Les prochains mois seront déterminants. Si la situation continue de se dégrader, de nouvelles figures pourraient émerger. Mais pour l’instant, Mahmoud Dicko incarne l’une des rares personnalités capables de parler à la fois aux religieux, aux communautés et aux opposants politiques. Reste à savoir si cette voix portera assez loin pour changer le cours des événements.

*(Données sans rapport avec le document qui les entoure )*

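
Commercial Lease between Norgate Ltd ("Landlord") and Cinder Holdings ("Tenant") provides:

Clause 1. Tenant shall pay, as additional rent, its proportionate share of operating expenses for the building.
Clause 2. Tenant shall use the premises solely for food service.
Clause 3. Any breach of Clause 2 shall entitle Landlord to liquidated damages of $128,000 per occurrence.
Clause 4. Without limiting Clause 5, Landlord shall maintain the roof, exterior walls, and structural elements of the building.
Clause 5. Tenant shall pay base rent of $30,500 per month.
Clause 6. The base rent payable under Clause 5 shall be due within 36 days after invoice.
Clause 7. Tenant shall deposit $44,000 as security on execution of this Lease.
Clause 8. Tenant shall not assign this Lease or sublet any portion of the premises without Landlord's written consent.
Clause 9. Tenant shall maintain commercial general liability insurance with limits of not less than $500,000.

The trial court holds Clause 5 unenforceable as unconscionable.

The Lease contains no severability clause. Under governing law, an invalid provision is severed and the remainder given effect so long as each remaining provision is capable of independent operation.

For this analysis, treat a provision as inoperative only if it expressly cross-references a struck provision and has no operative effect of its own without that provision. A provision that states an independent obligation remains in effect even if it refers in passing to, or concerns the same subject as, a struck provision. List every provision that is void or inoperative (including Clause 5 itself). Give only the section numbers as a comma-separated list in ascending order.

Clause 5 is struck. Clause 6 operates only by reference to Clause 5, so it falls with Clause 5. Clause 4 mentions Clause 5 but its own obligation stands independently of Clause 5, so Clause 4 is not affected. Under the stated default rule, only provisions that cannot operate independently fall away; the rest are enforced. The provisions still in force are Clause 1, Clause 2, Clause 3, Clause 4, Clause 7, Clause 8, and Clause 9.

5, 6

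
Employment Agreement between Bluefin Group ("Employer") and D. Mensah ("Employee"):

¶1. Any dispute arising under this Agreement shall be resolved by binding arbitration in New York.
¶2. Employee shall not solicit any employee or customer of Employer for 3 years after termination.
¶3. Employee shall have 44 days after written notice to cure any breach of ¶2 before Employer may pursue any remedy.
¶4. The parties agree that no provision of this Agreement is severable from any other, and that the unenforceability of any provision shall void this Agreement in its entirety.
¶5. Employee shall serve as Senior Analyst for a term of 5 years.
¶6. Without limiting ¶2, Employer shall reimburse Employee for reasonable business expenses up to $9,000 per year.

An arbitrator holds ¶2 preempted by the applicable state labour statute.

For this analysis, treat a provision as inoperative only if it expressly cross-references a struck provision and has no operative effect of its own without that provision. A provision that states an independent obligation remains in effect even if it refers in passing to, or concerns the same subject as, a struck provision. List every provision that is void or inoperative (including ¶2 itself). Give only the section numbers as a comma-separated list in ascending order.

1, 2, 3, 4, 5, 6

¶2 is struck. ¶3 has no operative effect of its own apart from ¶2 and is therefore inoperative. ¶4 provides that the Agreement is not severable, so the invalidity of any one provision voids the entire Agreement. No provision of the Agreement survives.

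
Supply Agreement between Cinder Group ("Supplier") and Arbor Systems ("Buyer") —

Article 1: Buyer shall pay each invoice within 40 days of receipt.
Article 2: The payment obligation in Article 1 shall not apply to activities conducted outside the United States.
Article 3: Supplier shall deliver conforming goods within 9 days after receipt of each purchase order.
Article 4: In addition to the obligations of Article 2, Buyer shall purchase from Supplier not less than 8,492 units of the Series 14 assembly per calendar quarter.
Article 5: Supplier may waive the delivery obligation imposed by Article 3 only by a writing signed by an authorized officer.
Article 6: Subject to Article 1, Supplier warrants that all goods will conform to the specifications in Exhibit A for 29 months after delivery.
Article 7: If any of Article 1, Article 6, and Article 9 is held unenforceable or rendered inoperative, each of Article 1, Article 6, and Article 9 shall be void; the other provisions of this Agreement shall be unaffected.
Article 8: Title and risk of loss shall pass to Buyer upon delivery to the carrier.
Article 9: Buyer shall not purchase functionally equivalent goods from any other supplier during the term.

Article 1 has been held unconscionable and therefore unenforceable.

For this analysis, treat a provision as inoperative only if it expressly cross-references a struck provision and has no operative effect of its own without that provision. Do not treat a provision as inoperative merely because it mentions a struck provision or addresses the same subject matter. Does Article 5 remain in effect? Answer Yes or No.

Article 1 is struck. Article 2 does nothing except set the carve-out from the payment obligation by reference to Article 1; with Article 1 gone it has no independent effect and is inoperative. Although Article 4 refers to Article 2, its operative terms do not depend on Article 2, so it remains in effect. Article 7 declares Article 1, Article 6, and Article 9 mutually dependent; since one of them has fallen, all of them are of no effect. That brings down Article 6 and Article 9 as well. The remainder continues in force under Article 7. That leaves Article 3, Article 4, Article 5, Article 7, and Article 8 in effect. Article 5 is among the surviving provisions, so the answer is yes.

Yes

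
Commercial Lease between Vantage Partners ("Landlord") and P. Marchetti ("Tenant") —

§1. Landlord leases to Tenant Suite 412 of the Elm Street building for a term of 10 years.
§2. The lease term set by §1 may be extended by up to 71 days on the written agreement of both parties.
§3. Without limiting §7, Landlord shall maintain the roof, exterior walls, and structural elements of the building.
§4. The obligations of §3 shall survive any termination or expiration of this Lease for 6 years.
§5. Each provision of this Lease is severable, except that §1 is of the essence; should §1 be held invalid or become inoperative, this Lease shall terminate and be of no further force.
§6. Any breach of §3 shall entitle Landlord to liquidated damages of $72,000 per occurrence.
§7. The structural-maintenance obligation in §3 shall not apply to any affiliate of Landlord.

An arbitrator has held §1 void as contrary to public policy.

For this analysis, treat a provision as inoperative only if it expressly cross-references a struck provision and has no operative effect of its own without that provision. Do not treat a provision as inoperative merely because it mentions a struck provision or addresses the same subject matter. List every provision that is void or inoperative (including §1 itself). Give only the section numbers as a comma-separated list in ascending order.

§1 is struck. §2 has no operative effect of its own apart from §1 and is therefore inoperative. §5 makes §1 an essential term, and §1 is the provision held invalid; under §5, the entire Lease is therefore void. No provision of the Lease survives.

1, 2, 3, 4, 5, 6, 7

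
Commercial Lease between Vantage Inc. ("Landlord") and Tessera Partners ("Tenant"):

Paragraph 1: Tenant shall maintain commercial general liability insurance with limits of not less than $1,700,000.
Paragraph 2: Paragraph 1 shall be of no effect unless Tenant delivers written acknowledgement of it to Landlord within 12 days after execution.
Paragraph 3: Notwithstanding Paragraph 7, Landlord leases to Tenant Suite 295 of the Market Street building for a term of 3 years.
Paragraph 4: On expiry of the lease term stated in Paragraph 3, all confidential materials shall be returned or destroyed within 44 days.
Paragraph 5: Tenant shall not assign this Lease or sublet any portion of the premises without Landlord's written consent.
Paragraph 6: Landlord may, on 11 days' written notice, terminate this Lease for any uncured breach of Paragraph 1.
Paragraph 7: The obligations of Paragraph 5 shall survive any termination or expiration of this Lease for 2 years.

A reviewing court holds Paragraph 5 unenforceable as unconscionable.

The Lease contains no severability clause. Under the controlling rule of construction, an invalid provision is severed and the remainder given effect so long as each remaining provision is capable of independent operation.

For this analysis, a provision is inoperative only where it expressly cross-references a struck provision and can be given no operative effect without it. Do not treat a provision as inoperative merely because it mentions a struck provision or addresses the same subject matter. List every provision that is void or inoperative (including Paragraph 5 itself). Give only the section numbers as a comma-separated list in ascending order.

Paragraph 5 is struck. Paragraph 7 operates only by reference to Paragraph 5, so it falls with Paragraph 5. Although Paragraph 3 refers to Paragraph 7, its operative terms do not depend on Paragraph 7, so it remains in effect. Under the stated default rule, only provisions that cannot operate independently fall away; the rest are enforced. Paragraph 1, Paragraph 2, Paragraph 3, Paragraph 4, and Paragraph 6 remain in effect.

5, 7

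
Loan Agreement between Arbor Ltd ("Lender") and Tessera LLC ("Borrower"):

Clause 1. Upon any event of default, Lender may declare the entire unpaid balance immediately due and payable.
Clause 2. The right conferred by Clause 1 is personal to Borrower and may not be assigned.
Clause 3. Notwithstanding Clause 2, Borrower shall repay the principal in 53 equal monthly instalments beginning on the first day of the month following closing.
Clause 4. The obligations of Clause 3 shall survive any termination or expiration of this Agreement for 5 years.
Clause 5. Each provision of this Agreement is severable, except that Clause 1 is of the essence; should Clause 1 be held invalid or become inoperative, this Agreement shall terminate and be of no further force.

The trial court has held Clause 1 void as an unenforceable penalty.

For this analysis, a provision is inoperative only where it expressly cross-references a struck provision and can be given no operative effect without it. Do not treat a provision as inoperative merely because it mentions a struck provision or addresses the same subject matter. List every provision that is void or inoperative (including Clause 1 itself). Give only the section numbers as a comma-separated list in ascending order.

Clause 1 is struck. Clause 2 has no operative effect of its own apart from Clause 1 and is therefore inoperative. Clause 5 makes Clause 1 an essential term, and Clause 1 is the provision held invalid; under Clause 5, the entire Agreement is therefore void. No provision of the Agreement survives.

1, 2, 3, 4, 5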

Le peuple malien attend des solutions concrètes. La lassitude est palpable, la souffrance quotidienne. Entre répression intérieure et menaces extérieures, le pays semble suspendu à un fil. L’initiative de l’imam en exil représente-t-elle une lueur d’espoir ou simplement un énième chapitre d’une crise sans fin ? L’histoire en cours dira si cette nouvelle tentative de mobilisation portera ses fruits.

Ce qui est certain, c’est que le Mali ne peut plus attendre. Chaque jour qui passe aggrave les fractures, accentue les souffrances, renforce les extrêmes. Dans ce paysage chaotique, une voix appelle au rassemblement. Sera-t-elle entendue ?

Points clés à retenir

  • L’imam Dicko appelle depuis l’exil à l’union contre la junte militaire
  • Son nouveau mouvement, la CFR, vise le retour des civils au pouvoir
  • Le contexte sécuritaire et économique se dégrade rapidement
  • Sa légitimité religieuse reste forte malgré les controverses
  • La capacité réelle de mobilisation reste incertaine dans un climat de répression

Le Sahel continue de brûler. Le Mali reste au cœur des tempêtes. Et au milieu de ce chaos, une figure religieuse tente de rallumer la flamme d’un changement possible. Les Maliens écouteront-ils cet appel venu d’Alger ? L’avenir seul le dira.